II
The history of travelling, from the Creation to the present time, may be divided into four periods—those of no coaches, slow coaches, fast coaches, and railways. The “no-coach” period is a lengthy one, stretching, in fact, from the beginning of things, through the ages, down to the days of the Romans, and so on to the era when pack-horses conveyed travellers and goods along the uncertain tracks, which in the Middle Ages were all that remained of the highways built by that masterful race. The “slow-coach” era was preceded by an age when those few people who travelled at all went either on horseback, with their women-folk clinging on behind them, or else were wealthy enough to be able to afford the keep or hire of a “chariot,” as the carriages of that time were named. That sinful old reprobate, Samuel Pepys, lived in the last days of the “no-coach” period, and saw the arrival of the slow coaches. He was one of those who used a chariot, and his “Diary” is full of accounts of how, on his innumerable journeys, he lost his way because of the badness of the roads, which then ran through vast stretches of unenclosed, uncultivated, and sparsely inhabited country, and were so fearfully bad that in many places the drivers did not dare to attempt such veritable “sloughs of despond,” but drove around them over the hedgeless fields, thus making new tracks for themselves. In this way the origin of the winding character which many of our roads still retain is sufficiently accounted for.
THE “FLYING MACHINE”
The “slow-coach” era was, absurdly enough, that of the “flying machines,” and in that era, with the year 1667, the coaching history of the Bath Road may be said to begin, when some greatly daring person issued a bill announcing that a “flying machine” would make the journey. It is not to be supposed that this was some emulator of Icarus or predecessor of the ambitious folks who for the last hundred years, more or less, have been trying to navigate the air with balloons or mechanical flying machines. Not at all. This was simply the figurative language employed to convey to those whom it might concern the wonderful feat that was to be attempted (“God permitting,” as the advertiser was careful to add), of travelling by road from the “Bell Savage,” on Ludgate Hill, to Bath in three days. But here is the announcement:—
“FLYING MACHINE.
“All those desirous to pass from London to Bath, or any other Place on their Road, let them repair to the ‘Bell Savage’ on Ludgate Hill in London, and the ‘White Lion’ at Bath, at both which places they may be received in a Stage Coach every Monday, Wednesday, and Friday, which performs the Whole Journey in Three Days (if God permit), and sets forth at five o’clock in the morning.
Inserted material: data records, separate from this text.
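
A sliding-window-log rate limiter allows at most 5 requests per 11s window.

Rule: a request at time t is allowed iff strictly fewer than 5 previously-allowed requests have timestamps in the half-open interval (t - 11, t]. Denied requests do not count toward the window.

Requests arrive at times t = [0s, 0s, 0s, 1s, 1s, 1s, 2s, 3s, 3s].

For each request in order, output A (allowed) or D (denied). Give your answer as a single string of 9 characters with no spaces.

Answer: AAAAADDDD

Derivation:
Tracking allowed requests in the window:
  req#1 t=0s: ALLOW
  req#2 t=0s: ALLOW
  req#3 t=0s: ALLOW
  req#4 t=1s: ALLOW
  req#5 t=1s: ALLOW
  req#6 t=1s: DENY
  req#7 t=2s: DENY
  req#8 t=3s: DENY
  req#9 t=3s: DENY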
“Passengers to pay One Pound five Shillings each, who are allowed to carry fourteen Pounds Weight—for all above to pay three-halfpence per Pound.”
The rush of fashionables to take the waters, and see and be seen, had obviously not then commenced, since one crawling “flying machine” sufficed to accommodate the traffic; and it was not until thirty-six years later that it did begin, when Queen Anne (who, alas! is dead) resorted to “the Bath” for the benefit of the gout. What says Pope?
“Great Anna, whom Three Realms obey,
Does sometimes counsel take, and sometimes tay.”